Biriktirdiği eşyaları kimseye satmadığını dile getiren Hanedar, “Pikabımız var, gramofonumuz var, eski pikaplarımız var, sürekli iğne takıntısı olduğu için bunlar hassas araçlar, devamlılığını sağlayabilmek için sadece bir tanesini kullanıyoruz. Plak çeşitlerimiz çok. Bu dükkan içerisinde görünenin daha fazlası var elimizde. Fakat dükkanımız küçük olduğu için hepsini sığdırma imkanı yakalayamıyoruz. Bu bende çocukluktan başlayan, pul biriktirmek, bozuk para biriktirmekle ilerleyen, yıllarımı alan bir hobi. Birkaç arkadaşımız hediyelerde bulundu. Satın almak isteyen de oldu. Fakat prensip gereği bunları satmıyoruz. Dışarıdan bir parça obje gelirse, eğer beğenirsek, ekonomimiz doğrultusunda pazarlığını yapıp alıp, vitrinimize koyabiliyoruz” diye konuştu.
Her şeyi kendi elleriyle yapıyor
Dükkanındaki bütün malzemeleri kendi el emeğiyle yaptığını vurgulayan Hanedar, “Marangoz değiliz ama iş başa düşünce marangozluğumuzu sergiledik, kaynak işleri yaptık, kaynak da bizim işimiz değil. Duvarın dizaynı, yazılar şahsıma ait. Kendim boyadım. Bu hatlar, kendi el yazım. Biraz amatör bir şekilde kaligrafi, hat sanatı, karakalem, bağlama, maket yapımı işleriyle uğraşıyorum. Maket yapımında biraz daha profesyonel manada yaptığımız parçalarımız var. Gemiler kendi el yapımımız” şeklinde konuştu.
“Her zaman elinizdekinin kıymetini bilin”

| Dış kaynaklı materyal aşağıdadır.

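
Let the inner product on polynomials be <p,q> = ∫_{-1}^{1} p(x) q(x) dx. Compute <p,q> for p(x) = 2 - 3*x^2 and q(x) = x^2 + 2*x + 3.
<p,q> = 92/15

Expand the product: p(x)·q(x) = -3*x^4 - 6*x^3 - 7*x^2 + 4*x + 6.
∫_{-1}^{1} of each monomial x^k gives [2/(k+1) if k even, 0 if k odd]. Integrating term-by-term (or equivalently evaluating the antiderivative F(x) = -3*x^5/5 - 3*x^4/2 - 7*x^3/3 + 2*x^2 + 6*x at the endpoints):
  F(1) − F(−1) = 107/30 − (-77/30) = 92/15.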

Dükkanına gelen bir arkadaşının söylediği sözden çok etkilendiğini kaydeden Hanedar, “Elinizdekilerin kıymetini bilin. Bir arkadaşımız gelmişti buraya şöyle bir söz sarf etmişti; ‘Define arayacaksanız ilk önce kendi içinize gömdüklerinizden başlayın.’ Benim de hoşuma gitmişti, bunu da burada diğer insanlara aktarmak istiyorum. Her zaman elinizdekinin kıymetini bilin ve elinizdekilerle neler yapılabilir, geri dönüşü nasıl sağlanabilir, topluma nasıl faydalı olunabilir, bunların çalışmasını yapın” ifadelerini kullandı.